Manish Singh of Crossbridge Capital Llp says the global markets cutting their losses was expected as even the S&P lost less than a percent on Monday, thereby suggetsing that it was still not in a panic mode.
Manish Singh of Crossbridge Capital Llp says neither US, nor Russia has the will or the money to have any military intervention in the Crimea region of Ukraine.
Singh’s views come after Russian president Vladimir Putin ordered troops in central and western Russia to return to their bases, thereby diffusing the standoff between the two countries.
While global markets were on the edge due to this crisis, the fact that markets would cut their losses was in-line with expectation, says Singh.
Speaking to CNBC-TV18’s Ekta Batra and Anuj Singhal, Singh says that the move from equities to other asset classes is not the best bet, especially if one is investing in gold.
“If one goes back in history, even during the Russia-Georgia conflict in 2008, gold actually fell. So, gold is not your best asset to hedge against. most people prefer holding the dollar,” he explains.
The rouble, however, is poised to see some bounce, now that the threat of military action has been lessened significantly.
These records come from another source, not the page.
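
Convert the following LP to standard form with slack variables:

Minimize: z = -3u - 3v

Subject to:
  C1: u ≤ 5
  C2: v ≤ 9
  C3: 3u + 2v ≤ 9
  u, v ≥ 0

min z = -3u - 3v

s.t.
  u + s1 = 5
  v + s2 = 9
  3u + 2v + s3 = 9
  u, v, s1, s2, s3 ≥ 0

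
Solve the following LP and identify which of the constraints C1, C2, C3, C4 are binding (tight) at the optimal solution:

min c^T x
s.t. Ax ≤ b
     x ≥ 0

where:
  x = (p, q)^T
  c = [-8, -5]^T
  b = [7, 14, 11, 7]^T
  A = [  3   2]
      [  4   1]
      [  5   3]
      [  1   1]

At p = 1, q = 2, compute slack b - a·x for each constraint:
  C1: 7 − 7 = 0  (binding)
  C2: 14 − 6 = 8  (slack)
  C3: 11 − 11 = 0  (binding)
  C4: 7 − 3 = 4  (slack)

Optimal: p = 1, q = 2
Binding: C1, C3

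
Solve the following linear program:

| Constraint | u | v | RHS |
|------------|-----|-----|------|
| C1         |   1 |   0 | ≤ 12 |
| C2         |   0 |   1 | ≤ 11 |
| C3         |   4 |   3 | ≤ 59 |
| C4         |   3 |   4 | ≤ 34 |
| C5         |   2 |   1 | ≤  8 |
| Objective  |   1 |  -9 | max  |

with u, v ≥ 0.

Evaluate the objective at each vertex of the feasible region:
  z(0, 0) = 0
  z(4, 0) = 4  ←
  z(0, 8) = -72
The maximum is at u = 4, v = 0.

u = 4, v = 0, z = 4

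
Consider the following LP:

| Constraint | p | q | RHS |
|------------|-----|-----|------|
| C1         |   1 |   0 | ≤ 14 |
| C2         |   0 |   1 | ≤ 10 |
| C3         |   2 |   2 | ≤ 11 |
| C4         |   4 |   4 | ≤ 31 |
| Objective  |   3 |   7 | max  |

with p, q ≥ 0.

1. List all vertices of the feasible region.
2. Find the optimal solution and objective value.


1. (0, 0), (5.5, 0), (0, 5.5)
2. p = 0, q = 5.5, z = 38.5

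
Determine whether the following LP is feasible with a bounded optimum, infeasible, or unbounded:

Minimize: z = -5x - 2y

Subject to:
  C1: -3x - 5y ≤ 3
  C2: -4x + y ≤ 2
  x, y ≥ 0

Unbounded (objective can decrease without bound)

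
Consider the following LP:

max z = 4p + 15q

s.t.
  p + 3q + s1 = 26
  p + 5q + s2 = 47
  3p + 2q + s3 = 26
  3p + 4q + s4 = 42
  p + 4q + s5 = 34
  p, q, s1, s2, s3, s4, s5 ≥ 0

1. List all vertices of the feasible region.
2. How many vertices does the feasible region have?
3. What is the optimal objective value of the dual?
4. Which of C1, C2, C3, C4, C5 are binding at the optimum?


1. (0, 0), (8.667, 0), (3.714, 7.429), (2, 8), (0, 8.5)
2. 5
3. 128
4. C1, C5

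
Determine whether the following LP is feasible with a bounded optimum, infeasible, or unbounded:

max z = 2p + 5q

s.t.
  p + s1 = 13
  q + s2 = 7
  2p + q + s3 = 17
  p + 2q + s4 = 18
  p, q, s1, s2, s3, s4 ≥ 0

Feasible with a bounded optimal solution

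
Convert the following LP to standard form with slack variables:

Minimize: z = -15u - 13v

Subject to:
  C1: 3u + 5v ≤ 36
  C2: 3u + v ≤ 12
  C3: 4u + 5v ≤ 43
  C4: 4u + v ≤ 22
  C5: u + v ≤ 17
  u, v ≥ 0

min z = -15u - 13v

s.t.
  3u + 5v + s1 = 36
  3u + v + s2 = 12
  4u + 5v + s3 = 43
  4u + v + s4 = 22
  u + v + s5 = 17
  u, v, s1, s2, s3, s4, s5 ≥ 0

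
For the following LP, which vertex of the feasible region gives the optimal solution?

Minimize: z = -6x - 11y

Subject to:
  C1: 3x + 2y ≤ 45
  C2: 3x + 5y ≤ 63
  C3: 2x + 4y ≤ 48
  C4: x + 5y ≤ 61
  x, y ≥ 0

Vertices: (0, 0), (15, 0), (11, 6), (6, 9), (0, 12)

Evaluate the objective at each vertex of the feasible region:
  z(0, 0) = 0
  z(15, 0) = -90
  z(11, 6) = -132
  z(6, 9) = -135  ←
  z(0, 12) = -132
The minimum is at x = 6, y = 9.

(6, 9)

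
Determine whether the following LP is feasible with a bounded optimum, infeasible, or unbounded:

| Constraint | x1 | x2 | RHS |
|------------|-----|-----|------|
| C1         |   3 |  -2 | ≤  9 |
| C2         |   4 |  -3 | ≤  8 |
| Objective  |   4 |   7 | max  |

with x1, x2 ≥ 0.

Unbounded (objective can increase without bound)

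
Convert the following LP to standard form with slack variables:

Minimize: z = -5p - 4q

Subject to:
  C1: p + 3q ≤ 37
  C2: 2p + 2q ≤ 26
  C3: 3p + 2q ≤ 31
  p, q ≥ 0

min z = -5p - 4q

s.t.
  p + 3q + s1 = 37
  2p + 2q + s2 = 26
  3p + 2q + s3 = 31
  p, q, s1, s2, s3 ≥ 0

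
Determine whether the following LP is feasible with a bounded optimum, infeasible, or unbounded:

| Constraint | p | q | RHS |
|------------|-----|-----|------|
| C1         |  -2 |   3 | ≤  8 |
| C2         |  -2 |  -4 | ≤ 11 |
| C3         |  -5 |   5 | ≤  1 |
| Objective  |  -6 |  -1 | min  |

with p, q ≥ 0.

Unbounded (objective can decrease without bound)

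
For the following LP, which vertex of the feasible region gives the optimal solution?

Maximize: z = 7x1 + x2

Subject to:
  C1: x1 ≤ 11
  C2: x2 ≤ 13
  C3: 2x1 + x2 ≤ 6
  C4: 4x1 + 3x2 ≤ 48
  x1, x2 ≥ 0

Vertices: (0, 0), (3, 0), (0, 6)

Evaluate the objective at each vertex of the feasible region:
  z(0, 0) = 0
  z(3, 0) = 21  ←
  z(0, 6) = 6
The maximum is at x1 = 3, x2 = 0.

(3, 0)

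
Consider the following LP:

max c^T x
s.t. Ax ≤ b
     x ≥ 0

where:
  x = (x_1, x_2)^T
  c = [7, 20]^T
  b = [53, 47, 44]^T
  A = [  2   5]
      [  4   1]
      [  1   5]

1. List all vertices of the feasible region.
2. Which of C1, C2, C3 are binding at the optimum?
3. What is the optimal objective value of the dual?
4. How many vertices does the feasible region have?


1. (0, 0), (11.75, 0), (10.11, 6.556), (9, 7), (0, 8.8)
2. C1, C3
3. 203
4. 5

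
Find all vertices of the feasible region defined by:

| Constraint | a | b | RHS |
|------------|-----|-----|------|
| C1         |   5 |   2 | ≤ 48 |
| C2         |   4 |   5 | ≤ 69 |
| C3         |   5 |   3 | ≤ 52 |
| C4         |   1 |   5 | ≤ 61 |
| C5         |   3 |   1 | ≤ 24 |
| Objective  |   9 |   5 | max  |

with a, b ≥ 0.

(0, 0), (8, 0), (5, 9), (4.077, 10.54), (2.667, 11.67), (0, 12.2)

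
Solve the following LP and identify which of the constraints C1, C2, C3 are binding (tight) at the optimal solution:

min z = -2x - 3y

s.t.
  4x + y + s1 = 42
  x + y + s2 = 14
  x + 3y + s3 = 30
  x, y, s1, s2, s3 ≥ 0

At x = 6, y = 8, compute slack b - a·x for each constraint:
  C1: 42 − 32 = 10  (slack)
  C2: 14 − 14 = 0  (binding)
  C3: 30 − 30 = 0  (binding)

Optimal: x = 6, y = 8
Binding: C2, C3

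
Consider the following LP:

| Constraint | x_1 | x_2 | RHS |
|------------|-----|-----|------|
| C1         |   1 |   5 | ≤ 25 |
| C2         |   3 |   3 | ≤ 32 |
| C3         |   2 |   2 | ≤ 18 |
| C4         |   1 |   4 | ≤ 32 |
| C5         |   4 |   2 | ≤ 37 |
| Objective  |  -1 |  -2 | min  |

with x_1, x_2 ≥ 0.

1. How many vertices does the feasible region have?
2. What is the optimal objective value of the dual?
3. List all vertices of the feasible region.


1. 4
2. -13
3. (0, 0), (9, 0), (5, 4), (0, 5)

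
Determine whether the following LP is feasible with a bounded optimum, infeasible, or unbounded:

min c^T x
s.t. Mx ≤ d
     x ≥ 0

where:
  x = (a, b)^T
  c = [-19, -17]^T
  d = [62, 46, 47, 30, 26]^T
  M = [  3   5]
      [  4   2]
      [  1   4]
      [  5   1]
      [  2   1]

Feasible with a bounded optimal solution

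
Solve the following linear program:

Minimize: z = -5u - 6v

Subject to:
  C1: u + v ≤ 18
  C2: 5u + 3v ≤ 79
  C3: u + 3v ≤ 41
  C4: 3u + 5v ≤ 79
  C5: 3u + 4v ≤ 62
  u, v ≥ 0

Evaluate the objective at each vertex of the feasible region:
  z(0, 0) = 0
  z(15.8, 0) = -79
  z(12.5, 5.5) = -95.5
  z(10, 8) = -98  ←
  z(4.4, 12.2) = -95.2
  z(0, 13.67) = -82
The minimum is at u = 10, v = 8.

u = 10, v = 8, z = -98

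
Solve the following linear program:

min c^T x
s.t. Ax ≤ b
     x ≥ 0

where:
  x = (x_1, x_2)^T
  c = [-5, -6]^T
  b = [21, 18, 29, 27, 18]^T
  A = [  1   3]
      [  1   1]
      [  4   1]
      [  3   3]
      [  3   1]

Evaluate the objective at each vertex of the feasible region:
  z(0, 0) = 0
  z(6, 0) = -30
  z(4.5, 4.5) = -49.5
  z(3, 6) = -51  ←
  z(0, 7) = -42
The minimum is at x_1 = 3, x_2 = 6.

x_1 = 3, x_2 = 6, z = -51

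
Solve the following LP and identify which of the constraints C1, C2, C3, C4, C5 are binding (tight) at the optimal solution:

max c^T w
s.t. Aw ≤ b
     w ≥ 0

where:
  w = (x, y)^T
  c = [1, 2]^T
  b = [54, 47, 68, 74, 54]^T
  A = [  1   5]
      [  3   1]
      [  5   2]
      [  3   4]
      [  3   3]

At x = 9, y = 9, compute slack b - a·x for each constraint:
  C1: 54 − 54 = 0  (binding)
  C2: 47 − 36 = 11  (slack)
  C3: 68 − 63 = 5  (slack)
  C4: 74 − 63 = 11  (slack)
  C5: 54 − 54 = 0  (binding)

Optimal: x = 9, y = 9
Binding: C1, C5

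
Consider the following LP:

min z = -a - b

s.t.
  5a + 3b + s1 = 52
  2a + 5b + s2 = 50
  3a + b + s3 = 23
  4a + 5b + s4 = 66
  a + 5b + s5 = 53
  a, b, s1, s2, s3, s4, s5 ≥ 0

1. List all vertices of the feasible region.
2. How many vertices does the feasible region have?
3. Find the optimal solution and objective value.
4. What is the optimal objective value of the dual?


1. (0, 0), (7.667, 0), (5, 8), (0, 10)
2. 4
3. a = 5, b = 8, z = -13
4. -13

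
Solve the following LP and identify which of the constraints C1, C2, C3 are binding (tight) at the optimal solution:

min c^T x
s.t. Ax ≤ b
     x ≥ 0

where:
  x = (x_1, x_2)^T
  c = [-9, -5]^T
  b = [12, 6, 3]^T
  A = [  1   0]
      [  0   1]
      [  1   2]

At x_1 = 3, x_2 = 0, compute slack b - a·x for each constraint:
  C1: 12 − 3 = 9  (slack)
  C2: 6 − 0 = 6  (slack)
  C3: 3 − 3 = 0  (binding)

Optimal: x_1 = 3, x_2 = 0
Binding: C3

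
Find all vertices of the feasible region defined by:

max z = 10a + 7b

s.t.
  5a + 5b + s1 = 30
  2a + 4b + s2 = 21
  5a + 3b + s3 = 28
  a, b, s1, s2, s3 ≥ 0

(0, 0), (5.6, 0), (5, 1), (1.5, 4.5), (0, 5.25)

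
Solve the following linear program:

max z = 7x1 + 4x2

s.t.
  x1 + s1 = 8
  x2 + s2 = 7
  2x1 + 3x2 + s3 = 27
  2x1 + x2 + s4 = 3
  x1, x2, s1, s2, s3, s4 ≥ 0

Evaluate the objective at each vertex of the feasible region:
  z(0, 0) = 0
  z(1.5, 0) = 10.5
  z(0, 3) = 12  ←
The maximum is at x1 = 0, x2 = 3.

x1 = 0, x2 = 3, z = 12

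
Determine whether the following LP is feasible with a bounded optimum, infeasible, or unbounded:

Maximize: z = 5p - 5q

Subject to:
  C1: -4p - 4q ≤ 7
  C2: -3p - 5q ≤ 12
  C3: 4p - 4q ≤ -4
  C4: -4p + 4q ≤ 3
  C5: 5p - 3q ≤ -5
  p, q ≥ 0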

Below is the edited transcript of the interview.
Anuj: How do you react to this newsflow; the global market seems to be cutting their losses. Do you think any significantly positive news has happened?
A: Russia is calling the troops back which is definitely a positive news. My view has been very clear from the beginning that neither Russia nor US has the will or the money to go ahead and have a fight. So, this is definitely a positive upgrade that we are seeing in terms of the impact on the market.
It is too early to say what the future looks like but overall my reaction is that this definitely a positive news and is inline with expectation what the market was seeing , because yesterday S&P hardly fell by less than a percent which was clear sign that market was not in a panic mode.
Ekta: Will there be some amount of a risk premium that the assets will still trade with or do you think that maybe the Russian currency as well as gold will revert to earlier levels?
A: One saw gold fall partly as well as yesterday when the economic news from US was good. If one goes back to what happened in the Russia-Georgia conflict in 2008, the gold actually fell at that time.
If one has a big conflict going ahead, even gold is not the best bet to be in a safe mode. One generally prefers holding dollar. So, I would not pick gold as an investment or as a hedge against any problem of conflict in Russia.
As far as the rouble and Russian equities are concerned, I would expect that there is going to be some bounce because this is clearly de-escalation from yesterday. With respect to other equities, there will be some doubt. There is no saying that this is over or things have just gone back to normal. So, risk premium will probably be reduced but the risk premium in Russian assets will probably stay the same for a couple of days.